My art journey is a little unusual, I think. As a child and teen I loved painting and drawing; my mother used to say I was born with a pencil in my hand. But I have many interests, and starting in college I took a long break from fine art to pursue them.This break lasted through college, graduate school, years as an architect, and almost two decades of full-time parenting. Art was woven firmly through the tapestry of this life, but I didn't really draw and paint. And then, when my youngest was about 12 and I could take a breath, I passed a flyer on the street advertising watercolor classes at the local church. My old excitement stirred, and I signed up.
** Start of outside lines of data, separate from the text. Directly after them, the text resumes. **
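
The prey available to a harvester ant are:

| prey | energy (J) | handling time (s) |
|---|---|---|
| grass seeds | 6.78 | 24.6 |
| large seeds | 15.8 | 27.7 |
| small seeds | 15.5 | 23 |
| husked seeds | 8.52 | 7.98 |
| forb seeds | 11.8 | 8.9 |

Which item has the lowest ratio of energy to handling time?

Profitability E/h (J/s): grass seeds = 6.78/24.6 = 0.276, large seeds = 15.8/27.7 = 0.57, small seeds = 15.5/23 = 0.674, husked seeds = 8.52/7.98 = 1.07, forb seeds = 11.8/8.9 = 1.33.
Ranked: forb seeds > husked seeds > small seeds > large seeds > grass seeds.

grass seeds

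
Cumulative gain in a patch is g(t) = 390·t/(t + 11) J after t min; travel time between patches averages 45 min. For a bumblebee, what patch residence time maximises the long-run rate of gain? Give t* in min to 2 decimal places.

22.25 min

Maximise g(t)/(T+t): set derivative to zero → g'(t)(T+t) = g(t).
g'(t) = 390·11/(t + 11)². Setting 390·11/(t+11)² = 390t/[(t+11)(45+t)] gives 11(45+t) = t(t+11), so t² = 11×45 = 495.
t* = √495 = 22.25 min.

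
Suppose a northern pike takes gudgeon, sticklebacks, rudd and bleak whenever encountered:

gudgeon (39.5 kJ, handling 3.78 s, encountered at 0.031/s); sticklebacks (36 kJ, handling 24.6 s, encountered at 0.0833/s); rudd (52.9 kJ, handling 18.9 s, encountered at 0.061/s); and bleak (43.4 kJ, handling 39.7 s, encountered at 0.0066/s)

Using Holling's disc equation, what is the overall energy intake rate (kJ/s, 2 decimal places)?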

I was 49 years old. Who knew this one class would lead to a whole new phase of my life? I was so lucky that the class was taught by the incredibly talented and encouraging NYC artist Bonnie Steinsnyder, and I loved it. I took more classes at the Art Student's League. Upon moving to the Bay Area, I decided I needed formal training, even if I was already 51! After some research I discovered the Sadie Valerie Atelier, the renowned classical realism Atelier run by one of the Living Masters of our age. I studied here for four years and gained a rigorous formal training in academic drawing and painting, the foundations I needed. When the Atelier sadly shut down in 2020, several fellow students and I started a shared studio of our own in the Mission district of San Francisco. Here we use our foundational skills to create art of our own sensibility. This is now my beloved art community and painting space. I'm just this year beginning to show in exhibitions, an "emerging artist" in my early 60's. Thus it is that I came around full circle from my love of art as a child to resume my art journey in late life. What a joy and surprise it is to be here! Let's see what's next!